These Are the Farm Commodities China May Target in Trade Dispute
(Bloomberg) -- Now that President Donald Trump has announced punitive tariffs on Chinese goods, attention has switched to possible retaliatory measures. U.S. agriculture is a clear and obvious target.
U.S. farmers export more produce to China than any other country. By hitting commodities such as soybeans and pork with tariffs, China would also be singling out products grown in the American rural heartland, a key constituency that helped elect Trump. Here’s a brief rundown of what may be at risk.
This humble oilseed is of huge importance to China, where it’s used as animal feed and in a wide variety of foods and household goods. The soybean trade is also vital to U.S. farmers: a third of their production, valued at $14 billion annually, goes to China, according to the American Soybean Association.
Targeting soybeans is clearly on the mind of the Chinese government. This week an editorial published in the Global Times, a newspaper affiliated with the ruling Communist Party, railed against alleged soybean dumping.
Should China pull the trigger, the implications for U.S. soy farmers could be severe. "The tough line the administration is taking on China will lead to retaliation that will cost many farmers their livelihoods," the soybean association said Thursday.
Yet despite plenty of supply from Brazil and Argentina, China is such a big consumer that it’s unlikely to be able to entirely wean itself off U.S. soy. The country’s imports are projected by the U.S. Department of Agriculture to rise to a humongous 100 million metric tons in the next crop year -- that’s more than a quarter of total current global production.
The U.S. exports about a fifth of its pork production, and China -- the world’s largest consumer of the meat -- is among the largest buyers. The U.S. shipped about 309,000 metric tons to China last year, USDA data show. Combined with Hong Kong, it ranks second, behind Mexico, according to the U.S. Meat Export Federation.
U.S. pork could be an “easy target," according to a report this week by analysts at Vertical Group. China’s purchases have waned in recent months as its domestic hog herd expands and pig prices drop. More broadly, the country has ambitions to become more self-sufficient. In 2013, Smithfield Foods Inc., the U.S. pork producer that’s also the world’s largest, was acquired by Hong Kong-based W.H. Group Ltd.
The fiber represents another massive trade flow from the U.S.: exports of raw cotton fetched $5.8 billion last year, government data show. China was the top destination after Vietnam.
Still, the cotton market is less concerned about possible duties than it is about the overall threat posed by a trade war, according to Peter Egli, the Chicago-based director of risk management for Plexus Cotton Ltd.

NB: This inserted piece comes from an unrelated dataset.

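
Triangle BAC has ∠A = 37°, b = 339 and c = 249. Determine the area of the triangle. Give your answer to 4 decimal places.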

Disruption in the soybean trade could spur U.S. farmers to grow more cotton instead, increasing supplies and curbing prices, he said.
China is the largest market for U.S. alfalfa hay, accounting for about 44 percent of total shipments over the past three years. Hay exports comprise a big part of agriculture in California, Washington and Idaho.
The growth in shipments to China has been driven by changing production practices in the country’s dairy industry. An increasing number of dairy cows are being raised by large, modern farms that prefer imported hay and commercial feed. The Chinese government last year announced a plan to promote the planting of hay to increase domestic supplies by 2020.
President Xi Jinping’s government has already begun an investigation into imports of American sorghum. Prices of the grain, which is commonly used to feed livestock, have been on the slide recently amid uncertainty surrounding China, said Tim Lust, chief executive officer of Lubbock, Texas-based National Sorghum Producers.